Outras visões antes consagradas também têm sido criticadas, como a que afirma que nas sociedades caçadoras e coletoras há necessariamente uma divisão de tarefas por sexo, ou seja, o homem é o caçador e a mulher é quem faz a coleta e que, por isso, o homem é hierarquicamente superior à mulher. Essa imagem contradiz os resultados de estudos, tanto de comunidades indígenas vivas, como do passado, que mostram que, em muitas delas, às mulheres cabem múltiplas funções e não só as chamadas "domésticas". Eles revelam a existência de grupos indígenas em que a posição da mulher é proeminente, algo muito distante da imagem da mulher passiva que os europeus que os contataram traziam consigo. Basta lembrar que, quando chegaram ao Amazonas, os colonizadores encontraram mulheres guerreiras que chefiavam suas tribos e, por isso, deram a elas o nome das míticas lutadoras gregas antigas: "amazonas". Esse nome deriva da posição hierárquica excepcional dessas índias, também no campo da guerra, considerado pelos colonizadores como apanágio masculino. A arqueóloga norte-americana Anna Roosevelt estudou os assentamentos pré-históricos amazônicos, assim como a cerâmica marajoara, com sua onipresente representação dos atributos femininos da fertilidade e concluiu, de forma enfática, que as mulheres ocupavam uma posição hierárquica relevante. Para além do caso bastante conhecido das amazonas, estudiosas têm mostrado que, em outras tribos indígenas, as mulheres também exerciam papéis sociais muito importantes e valorizados. A arqueóloga cubana Lourdes Dominguez estudou diversas tribos indígenas, dentre as quais as de língua aruaque, presentes tanto no Caribe, como na América do Sul - povos que viviam no Brasil, na Venezuela e nas ilhas caribenhas. Entre eles, encontrou tribos em que as principais divindades eram femininas e a linhagem era materna, tanto no que se refere à descendência como à herança, de modo que a criança era considerada pertencente à família da mãe, assim como os bens eram passados por linha materna. Documentos do início da colonização também se referem a "cacicas", no feminino.

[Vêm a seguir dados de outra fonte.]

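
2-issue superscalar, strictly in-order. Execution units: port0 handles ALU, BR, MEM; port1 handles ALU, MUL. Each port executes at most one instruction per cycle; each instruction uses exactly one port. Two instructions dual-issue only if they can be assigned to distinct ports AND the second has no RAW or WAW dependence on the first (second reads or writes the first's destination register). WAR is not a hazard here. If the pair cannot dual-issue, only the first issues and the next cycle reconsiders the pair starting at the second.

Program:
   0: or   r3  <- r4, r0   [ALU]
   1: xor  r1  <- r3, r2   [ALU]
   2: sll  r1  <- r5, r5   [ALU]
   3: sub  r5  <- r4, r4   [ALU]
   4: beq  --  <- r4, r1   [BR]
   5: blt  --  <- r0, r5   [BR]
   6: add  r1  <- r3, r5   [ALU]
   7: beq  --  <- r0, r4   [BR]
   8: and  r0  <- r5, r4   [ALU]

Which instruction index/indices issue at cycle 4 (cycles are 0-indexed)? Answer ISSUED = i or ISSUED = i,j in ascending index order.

ISSUED = 5,6

[0] i0  or  -- RAW r3
[1] i1  xor  -- WAW r1
[2] i2/i3  sll sub  -- 2-wide
[3] i4  beq  -- no-port BR/BR
[4] i5/i6  blt add  -- 2-wide
[5] i7/i8  beq and  -- 2-wide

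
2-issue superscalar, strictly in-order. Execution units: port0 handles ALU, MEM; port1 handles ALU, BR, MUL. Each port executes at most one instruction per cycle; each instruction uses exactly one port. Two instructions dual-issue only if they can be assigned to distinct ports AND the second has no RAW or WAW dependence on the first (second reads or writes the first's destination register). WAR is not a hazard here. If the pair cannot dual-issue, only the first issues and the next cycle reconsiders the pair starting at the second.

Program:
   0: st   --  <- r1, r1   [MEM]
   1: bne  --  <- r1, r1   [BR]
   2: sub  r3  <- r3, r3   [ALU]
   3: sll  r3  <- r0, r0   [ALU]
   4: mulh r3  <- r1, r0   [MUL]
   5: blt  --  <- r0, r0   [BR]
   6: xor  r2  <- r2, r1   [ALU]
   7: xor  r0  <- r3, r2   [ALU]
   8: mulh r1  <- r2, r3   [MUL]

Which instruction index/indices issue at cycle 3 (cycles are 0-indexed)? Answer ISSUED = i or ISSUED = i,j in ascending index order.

c0: i0/i1 st.MEM bne.BR  2-wide
c1: i2 sub.ALU  WAW r3
c2: i3 sll.ALU  WAW r3
c3: i4 mulh.MUL  no-port MUL/BR
c4: i5/i6 blt.BR xor.ALU  2-wide
c5: i7/i8 xor.ALU mulh.MUL  2-wide

ISSUED = 4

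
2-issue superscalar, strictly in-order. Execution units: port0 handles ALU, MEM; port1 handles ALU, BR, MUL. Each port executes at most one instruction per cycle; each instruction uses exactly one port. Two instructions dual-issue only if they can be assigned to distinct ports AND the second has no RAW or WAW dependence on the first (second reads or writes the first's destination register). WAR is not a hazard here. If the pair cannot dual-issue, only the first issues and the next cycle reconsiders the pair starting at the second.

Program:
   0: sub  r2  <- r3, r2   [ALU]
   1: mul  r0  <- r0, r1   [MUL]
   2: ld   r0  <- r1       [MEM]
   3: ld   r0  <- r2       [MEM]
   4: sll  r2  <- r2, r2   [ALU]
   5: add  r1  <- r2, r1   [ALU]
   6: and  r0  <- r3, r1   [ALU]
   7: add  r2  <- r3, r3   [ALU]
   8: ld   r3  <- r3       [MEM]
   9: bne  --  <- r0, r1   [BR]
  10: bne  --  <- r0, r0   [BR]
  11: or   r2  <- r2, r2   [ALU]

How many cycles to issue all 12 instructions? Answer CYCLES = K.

c0: i0/i1 sub mul  dual
c1: i2 ld  no-port MEM/MEM
c2: i3/i4 ld sll  dual
c3: i5 add  RAW r1
c4: i6/i7 and add  dual
c5: i8/i9 ld bne  dual
c6: i10/i11 bne or  dual

CYCLES = 7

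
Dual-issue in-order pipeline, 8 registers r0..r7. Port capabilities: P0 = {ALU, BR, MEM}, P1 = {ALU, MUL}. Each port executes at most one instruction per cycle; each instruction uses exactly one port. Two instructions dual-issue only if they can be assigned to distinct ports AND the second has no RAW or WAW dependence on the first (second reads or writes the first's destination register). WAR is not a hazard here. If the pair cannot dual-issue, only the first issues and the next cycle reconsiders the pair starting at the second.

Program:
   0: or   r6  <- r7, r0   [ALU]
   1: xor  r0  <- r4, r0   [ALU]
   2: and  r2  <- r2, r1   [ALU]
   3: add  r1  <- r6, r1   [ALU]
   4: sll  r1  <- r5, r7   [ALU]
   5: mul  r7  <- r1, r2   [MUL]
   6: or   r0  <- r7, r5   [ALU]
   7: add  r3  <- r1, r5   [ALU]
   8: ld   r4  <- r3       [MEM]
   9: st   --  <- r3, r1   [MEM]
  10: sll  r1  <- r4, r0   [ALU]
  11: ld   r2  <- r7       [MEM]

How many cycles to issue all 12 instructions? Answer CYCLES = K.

CYCLES = 8

[0] i0&i1  or xor  -- pair
[1] i2&i3  and add  -- pair
[2] i4  sll  -- RAW r1
[3] i5  mul  -- RAW r7
[4] i6&i7  or add  -- pair
[5] i8  ld  -- no-port MEM/MEM
[6] i9&i10  st sll  -- pair
[7] i11  ld  -- tail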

É bom notar que, apenas nas últimas décadas, com a crescente participação das mulheres como estudiosas das sociedades indígenas, foi possível perceber que nem todas as sociedades indígenas eram (ou são) patriarcais. [...] 

Nessa mesma linha, também cabe comentar [...] sobre a diversidade de sexualidades registrada em tribos indígenas. Pesquisas têm mostrado a existência de sociedades indígenas que reconhecem mais do que dois sexos. A arqueóloga norte-americana Barbara L. Voos é uma das estudiosas desses personagens sociais que não são considerados nem "homem" nem "mulher", mas estão em uma terceira categoria designada "muxes" pelos zapotecas, "berdaches" pelos illinois, "winktes" pelos lacotas, "ikoneta" pelos ilinos, "egwakwe" pelos chipewas, "axi" pelos xumaxes, "miati" entre os hidatsas, entre muitos outros nomes que variam de tribo a tribo. O que importa é o reconhecimento da existência de pessoas que não são tratadas como homens ou mulheres, são vistas como de um outro tipo.


Dança para o berdache, George Catlin


Isso se reflete nas relações sociais estabelecidas dentro do grupo. Um grupo indígena, por exemplo, que admite homens, mulheres, e homens que vivem como mulheres e vice-versa, organiza as relações humanas de uma maneira particular. Esta conclusão é um alerta contra as óticas interpretativas que ignoram a diversidade de sexualidades e de relações de gênero entre os indígenas, mas também na nossa sociedade. E é por isso também que esse tema é muito importante hoje [...], no Brasil, pois embora nossa sociedade reconheça a existência de gays, lésbicas e transgêneros, entre outros, com vários direitos garantidos por lei, ainda há muito preconceito e discriminação por conta de suas diferenças.

FUNARI, Pedro Paulo; PIÑON, Ana. A temática indígena na escola: subsídios para professores. São Paulo: Contexto, 2011. p. 38-49.